Check it out here. A taste:
Joseph Waligore’s The Spirituality of the English and American Deists: How God Became Good marvels at all the possible assumptions of deism by primarily studying identified and unidentified deist scholars during the seventeenth and eighteenth centuries. Waligore prides himself on evaluating nearly six hundred of these scholars as he surrounds his argument into four elements: “deist believed in an inactive deity, the deists’ most fundamental commitment was to reason, they were secularists advocating or moving toward the modern, scientific worldview that explained everything by purely natural processes, and they never prayed because they had no meaningful relationship with their distant and inactive deity.” These elements Waligore bases his argument upon are ultimately constructed from the overarching assumption that God’s distance from mankind automatically makes Him unfair and unjust.
Every deist, no matter what affiliation, held a “deep commitment in God’s fairness and goodness. They often rejected Christian doctrines because these doctrines portrayed God as less than perfectly good and fair, not because the doctrines were irrational.” God’s overarching goodness, to a deist, meant that He is fair to every individual on earth. Waligore, for examination purposes in comparison to deist doctrine, says Christians raise the argument that God strategically targets vulnerable people groups.
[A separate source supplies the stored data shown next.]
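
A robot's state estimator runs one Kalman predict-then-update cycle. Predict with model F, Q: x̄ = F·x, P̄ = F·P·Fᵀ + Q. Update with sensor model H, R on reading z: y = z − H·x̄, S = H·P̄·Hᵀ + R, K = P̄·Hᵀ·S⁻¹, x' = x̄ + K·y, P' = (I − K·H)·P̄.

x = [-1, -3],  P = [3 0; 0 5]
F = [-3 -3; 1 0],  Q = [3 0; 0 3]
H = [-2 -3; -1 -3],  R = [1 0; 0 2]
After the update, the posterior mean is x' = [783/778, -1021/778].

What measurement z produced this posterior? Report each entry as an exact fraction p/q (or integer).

z = [2, 3]

x̄ = F·x = [12, -1]
P̄ = F·P·Fᵀ + Q = [75 -9; -9 6]
S = H·P̄·Hᵀ + R = [247 123; 123 77]
K = P̄·Hᵀ·S⁻¹ = [-3567/3890 3273/3890; 1107/3890 -2223/3890]
x' − x̄ = [-8553/778, -243/778] = K·y
y = (KᵀK)⁻¹·Kᵀ·(x' − x̄) = [23, 12]
z = y + H·x̄ = [23, 12] + [-21, -9] = [2, 3]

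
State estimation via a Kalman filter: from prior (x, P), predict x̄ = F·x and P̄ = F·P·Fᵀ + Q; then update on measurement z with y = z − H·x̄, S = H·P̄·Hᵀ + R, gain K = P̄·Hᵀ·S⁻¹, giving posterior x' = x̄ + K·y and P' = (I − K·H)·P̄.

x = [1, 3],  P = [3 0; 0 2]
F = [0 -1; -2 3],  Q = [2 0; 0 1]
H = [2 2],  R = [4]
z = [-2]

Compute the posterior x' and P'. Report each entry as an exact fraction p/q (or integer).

x̄ = F·x = [-3, 7]
P̄ = F·P·Fᵀ + Q = [4 -6; -6 31]
y = z − H·x̄ = [-10]
S = H·P̄·Hᵀ + R = [96]
K = P̄·Hᵀ·S⁻¹ = [-1/24; 25/48]
x' = x̄ + K·y = [-31/12, 43/24]
P' = (I − K·H)·P̄ = [23/6 -47/12; -47/12 119/24]

x' = [-31/12, 43/24]
P' = [23/6 -47/12; -47/12 119/24]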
By contrast, deists “argue that a good and just God would never have ordered the ancient Israelites to kill every man, woman, child, and baby of neighboring nations.” God’s overarching goodness now means that He is fair to every individual on earth because He does not discriminate. In the Western world, deists were the first religious group to believe God was totally good, and they tried to convince those around them to partake in this belief. Deists were not anti-divine. Instead, they were spiritual individuals that were safeguarded by a God that truly loved and cared for them.
There is quite a bit to this book. Though I think the chief point is that the notion of a Providential Deist is NOT a contradiction in terms. Yes, the French Deists were less "Christian" than the English and American Deists. But even the French Deists were often Providential. In their case they believed God favored the French Revolutionaries in their cause.